Rod Coronado’s War to Save American Wilderness

by Dean Kuipers

Pub Date: June 23rd, 2009
ISBN: 978-1-59691-458-2
Publisher: Bloomsbury

Los Angeles Times editor Kuipers (Burning Rainbow Farm, 2006, etc.) delivers a searing narrative on the fringe animal-activist movement.

Part deep ecologist, part native spiritualist, part renegade, Rod Coronado found his calling as an activist-saboteur while taking part as a teenager in the much-publicized sinking of two whaling ships in Reykjavik, Iceland. Over the next decade, he would narrow his focus to saving animals bred to slaughter for their fur, targeting hundreds of fur farms and affiliated university labs across the country. In a suspenseful scene that reads like an episode from a mystery novel, the author details how Coronado and his accomplices pulled off a multifaceted raid at Washington State University, where they freed coyotes and mink and destroyed laboratory files.
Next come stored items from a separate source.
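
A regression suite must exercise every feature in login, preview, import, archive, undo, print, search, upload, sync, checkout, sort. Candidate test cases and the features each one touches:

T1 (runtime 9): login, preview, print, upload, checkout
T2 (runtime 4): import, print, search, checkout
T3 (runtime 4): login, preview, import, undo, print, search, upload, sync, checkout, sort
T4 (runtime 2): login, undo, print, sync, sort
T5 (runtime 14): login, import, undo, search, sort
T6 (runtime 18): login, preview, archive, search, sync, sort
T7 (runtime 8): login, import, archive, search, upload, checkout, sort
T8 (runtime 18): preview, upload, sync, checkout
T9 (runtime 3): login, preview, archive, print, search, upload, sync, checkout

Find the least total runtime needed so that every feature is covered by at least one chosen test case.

T3, T9 cover every feature at runtime 4 + 3 = 7.
Any cover uses at least 2 test cases; among all covering selections none totals below 7.

7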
The communiqué he faxed to the Associated Press the following day read, “No industry or individual is safe from the rising tide of fur animal liberation.” With this public, thinly veiled threat, Coronado brought an activist identity to maturity. Suddenly his vehemently nonviolent—though often destructive—trail of sabotage was labeled “terrorism,” and the entire movement was forced to account for his actions, enduring raids by Feds and ire from the fur and medical communities. By 2006, so many activists had been handed harsh sentences for acts of eco-terrorism under the broad prosecutorial reach of the Patriot Act that the animal-rights community dubbed it the “Green Scare.” “Their opponents controlled the conversation by controlling the definition of nonviolence,” writes Kuipers, making a salient point with deep implications in an era of diluted individual rights. Despite his decades of experience covering the radical environmental movement, the author is careful to remain an objective narrator, presenting much contextual detail and allowing Coronado and his peers’ brimming passion to tell the story.

A provocative and careful testament to the ever-changing definition of activism.